Wednesday, September 18, 2013

Words can hurt: The casualties of social media


The news of late has included the very sad tale of a 12 year Florida girl who committed suicide, apparently at the behest of cyberbullies.  This article from The Verge speaks of other suicides and the lessons that could have been learned from the cautionary tale of Formspring.me, a (now defunct) Q&A site.

E. Nicole Thornton and I wrote about Formspring.me in an article entitled, "Governance within social media websites: Ruling new frontiers," which appeared in Telecommunications Policy in July 2012. Here, in standard academic jargon, is the abstract of that article:

Governance within social media websites can be evaluated in terms of conformity to or transgression of external legal requirements, social mores, and economic incentives. By examining social media websites as frontiers and heterotopias in which rule is indeterminate, this paper explores the way rule is established and changed.
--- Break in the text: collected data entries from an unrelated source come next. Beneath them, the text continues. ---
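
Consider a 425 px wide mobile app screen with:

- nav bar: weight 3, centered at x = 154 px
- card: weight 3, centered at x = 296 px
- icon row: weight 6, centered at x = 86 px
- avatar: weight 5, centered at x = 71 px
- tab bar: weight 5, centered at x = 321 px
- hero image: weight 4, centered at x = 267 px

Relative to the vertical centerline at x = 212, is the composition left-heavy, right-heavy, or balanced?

Σw = 3 + 3 + 6 + 5 + 5 + 4 = 26.
x: moment 4894 / weight 26 ≈ 188.23
188.2 lies left of the midline 212, so the layout is left-heavy.

left-heavy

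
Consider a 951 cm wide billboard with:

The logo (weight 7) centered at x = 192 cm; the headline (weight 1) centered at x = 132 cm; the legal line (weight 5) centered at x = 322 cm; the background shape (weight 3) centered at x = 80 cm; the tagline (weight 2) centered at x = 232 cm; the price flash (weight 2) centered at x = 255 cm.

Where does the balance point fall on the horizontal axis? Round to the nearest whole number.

Weights sum to 7 + 1 + 5 + 3 + 2 + 2 = 20.
x: moment 4300 / weight 20 ≈ 215.00

x ≈ 215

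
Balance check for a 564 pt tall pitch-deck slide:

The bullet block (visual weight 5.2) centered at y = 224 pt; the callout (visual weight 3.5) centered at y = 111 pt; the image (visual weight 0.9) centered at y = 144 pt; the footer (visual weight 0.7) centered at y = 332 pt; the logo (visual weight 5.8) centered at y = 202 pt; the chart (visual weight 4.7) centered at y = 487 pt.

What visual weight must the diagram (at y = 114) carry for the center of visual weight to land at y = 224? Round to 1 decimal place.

Fixed elements: Σw = 5.2 + 3.5 + 0.9 + 0.7 + 5.8 + 4.7 = 20.8, Σw·y = 5.2·224 + 3.5·111 + 0.9·144 + 0.7·332 + 5.8·202 + 4.7·487 = 5375.8.
Set Σw·y/Σw = 224: (5375.8 + 114w) = 224·(20.8 + w).
Solving: w = (224·20.8 − 5375.8) / (114 − 224) = -716.6 / -110 ≈ 6.51.

w ≈ 6.5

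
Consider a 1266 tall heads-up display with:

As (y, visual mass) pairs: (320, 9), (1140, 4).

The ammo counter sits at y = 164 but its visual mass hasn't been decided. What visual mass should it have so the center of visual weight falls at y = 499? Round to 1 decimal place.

w ≈ 2.8

Fixed elements: Σw = 9 + 4 = 13, Σw·y = 9·320 + 4·1140 = 7440.
Set Σw·y/Σw = 499: (7440 + 164w) = 499·(13 + w).
Solving: w = (499·13 − 7440) / (164 − 499) = -953 / -335 ≈ 2.84.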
The authors illustrate this approach using the case of changing governance within Formspring.

The conclusion that we drew was that there's a kind of contestation between the owner of social media site, who sets rules through the terms of service and other statements, and the actual users, who create rules through their practices.  If something (i.e., cyberbullying) is done often and if those who do this are not (or are rarely) disciplined, then the implicit and meaningful rule becomes: Doing that is OK.  On Formspring and apparently on many other forms of social media, this translates as: Cyberbullying is an accepted practice.  Formspring's owners tried iteratively, but ultimately unsuccessfully to change that rule and to enforce a "no cyberbullying" rule.

Sadly -- and this story is nothing but sad -- the most recent news of more suicides further highlights the limits of the social media as a tool for engineering a better (more democratic, more peaceful, more connected) world.  The mainly false promise of social media as a tool for democratization was the subject of another fairly recent publication of mine: "I hear America Tweeting." 

(By the way, that article was submitted to the journal prior to the Arab Spring and was published well before the brittleness of democratic changes in the Arab world became apparent.)

In short, our social media are a reflection of the imperfections of our social life -- and sometimes also an intensification of those imperfections.



Thanks to EB for passing along the Verge article.